Spasmodic dysphonia (SD) is a neurological disorder caused by dystonia (abnormal sustained muscle contraction) of the vocal cords, hence also referred to as “laryngeal dystonia”. Depending on the vocal cord muscles that are affected, there are three types: adductor (involuntary vocal cord closing), abductor (involuntary vocal cord opening), or mixed.
- Adductor SD is more common and presents with a strained or strangled voice with irregular voice breaks.
- Abductor dysphonia typically presents as excessive breathiness or whispering speech, voiceless pauses in the middle of the word, and difficulty in generating adequate volume of speech.
- Mixed dysphonia patients often have a chaotic combination of inappropriate adduction and abduction, resulting in halting speech and variable breathiness and tightness.
The severity of SD varies throughout the day and from day to day. Singing, shouting, and laughter may change the characteristics of all three types of dysphonia. In addition to their phonation difficulties, many patients with SD have an associated tremor of the voice, hands and head. This condition may be very debilitating especially for professionals such as teachers, trial attorneys or performers.
Little is currently known about the incidence and prevalence of SD. There may be between 10,000 to 30,000 affected individuals in the United States as reported by the National Spasmodic Dysphonia Association, although this may grossly underestimate the true prevalence.
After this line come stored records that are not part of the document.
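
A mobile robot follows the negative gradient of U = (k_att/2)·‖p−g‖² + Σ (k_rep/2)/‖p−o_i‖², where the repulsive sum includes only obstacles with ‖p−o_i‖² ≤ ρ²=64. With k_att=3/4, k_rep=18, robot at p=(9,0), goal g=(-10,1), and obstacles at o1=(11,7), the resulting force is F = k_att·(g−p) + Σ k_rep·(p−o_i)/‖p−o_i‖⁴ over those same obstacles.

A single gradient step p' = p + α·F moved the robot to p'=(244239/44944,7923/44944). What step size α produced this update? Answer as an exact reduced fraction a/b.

α = 1/4

F_att = 3/4·(g−p) = 3/4·(-19,1) = (-14.2500,0.7500)
o1: d²=53 ≤ ρ²=64; F_rep = 18·(-2,-7)/53² = (-0.0128,-0.0449)
F = F_att + ΣF_rep = (-14.2628,0.7051)
Δp = p'−p = (-3.5657,0.1763); α = Δx/Fx = (-160257/44944) / (-160257/11236) = 1/4
check: Δy/Fy = (7923/44944) / (7923/11236) = 1/4 ✓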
Spasmodic dysphonia, like most focal dystonias, tends to emerge gradually in young adulthood or midlife (peak time of onset age 30-50 years) and then reaches a plateau, when the severity of symptoms remains constant. The disorder predominantly affects women (2.5:1). Spontaneous remission occurs in a small percentage of patients, but it is usually transient and the symptoms may recur after a few weeks or months. Repetitive vocal cord strain and laryngeal trauma may precipitate SD.
Diagnosis
The diagnosis of SD is challenging. Individuals suffering from this disorder are often initially misdiagnosed as psychogenic (so-called muscle tension dysphonia). An accurate diagnosis is critical as misdiagnosis delays the time to initiation of effective therapy. Most commonly, SD is diagnosed based on the clinical evaluation (see characteristics of the different types of SD above) combined with direct visualization of the vocal cords (videolaryngoscopy).
Cause
The cause of SD remains unknown, but the disorder is classified as a form of focal dystonia (syndrome of abnormal sustained muscle contractions) involving the vocal muscles. This neurologic disorder is probably caused by impairment in the normal motor control mechanisms within the basal ganglia (deep brain structures which help regulate movement). A few cases with single mutations in THAP1, a gene involved in transcription regulation, suggest that there may be a weak genetic predisposition. SD may occur isolated or as part of a segmental dystonia, when it is associated with involuntary spasms of the face, jaw and neck muscles (cranial or craniocervical dystonia). SD may also occur in patients with more generalized dystonia, also involving the trunk and limbs. This form of dystonia is often of genetic origin with several genes or gene markers already identified. (See related information on dystonia.)
Treatment
Minor adductor overactivity may improve with speech therapy, relaxation techniques or alteration of vocal pitch. Oral medications (such as trihexyphenidyl or benzodiazepines) may be effective in mild cases, but botulinum toxin injections are clearly the treatment of choice for most patients. Techniques of injecting botulinum toxin into the vocal cords include percutaneously (through the skin) unilaterally or bilaterally, or through a transnasal fiberoptic approach. The effect may last up to three months and most patients are able to sustain a benefit with two to four injections per year. Voice therapy and voice rest following the injections of botulinum toxin may prolong the benefit of botulinum toxin. Treatment with botulinum toxin injections is proven to be effective in treating SD, and it has markedly changed the prognosis of the disease. Finally, surgical treatments, such as neuromodulation (direct electrical stimulation of the muscle), muscle surgery, and deep brain stimulation have been attempted with mixed results.